Since the Current.mdb database can potentially be very large we do not want to parse all pages at once. We will need to parse them in chunks.
import { EseDatabase } from "./artemis-api/src/windows/ese.ts";
import { WindowsError } from "./artemis-api/src/windows/errors.ts";
function main() {
// Provide path to the UAL file
const path = "C:\\Windows\\System32\\LogFiles\\sum\\Current.mdb";
const ese = new EseDatabase(path);
// Get array of Catalog entries
const catalog = ese.catalogInfo();
if (catalog instanceof WindowsError) {
return catalog;
}
const name = "CLIENTS";
const info = ese.tableInfo(catalog, name);
const pages = ese.getPages(info.table_page);
if (pages instanceof WindowsError) {
return;
}
console.log(pages.length);
const chunk_limit = 80;
let page_chunks = [];
// Instead of using all pages at once. Divide the pages into smaller chunks and parse them
for (const page of pages) {
if (page_chunks.length != chunk_limit) {
page_chunks.push(page);
continue;
}
// getRows() returns Record<string, EseTable[][]>
const data = ese.getRows(page_chunks, info);
if (data instanceof WindowsError) {
return;
}
console.log(data["CLIENTS"].length);
// Go through all rows
for (const row of data["CLIENTS"]) {
// Go through all columns
for (const column of row) {
console.log(
`Name: ${column.column_name} - Type: ${column.column_type} - Data: ${column.column_data}`,
);
}
}
page_chunks = [];
}
// Just in case we have any leftover pages
if (page_chunks.length != 0) {
const data = ese.getRows(page_chunks, info);
if (data instanceof WindowsError) {
return;
}
console.log(data["CLIENTS"].length);
}
}
main();
The above code puts our pages into smaller chunks before calling the function getRows(), this allows to us to get all of the data associated with the CLIENTS table while keeping memory usage low.

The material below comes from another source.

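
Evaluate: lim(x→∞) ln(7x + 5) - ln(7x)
This is an ∞-∞ indeterminate form.

Combine fractions or rationalize to convert ∞-∞ to 0/0 form:
  lim(x→∞) ln(7x + 5) - ln(7x) = 0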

Additional details on ColumnTypes and EseTable structure can be found here
There is no perfect number when deciding the number of pages to provide to getRows(). In general the higher the page number the faster artemis will be when parsing the database but at the cost of memory usage.
If you do not know what kind of data is an ESE database table:
- Review the TableInfo object!
- A safe page number would probably be between 50-100
For additional background, the Windows Search database contains almost 600 columns and can grow to be very very large. Artemis uses 400 page chunks to parse the Search database, which uses ~800-900MBs of memory.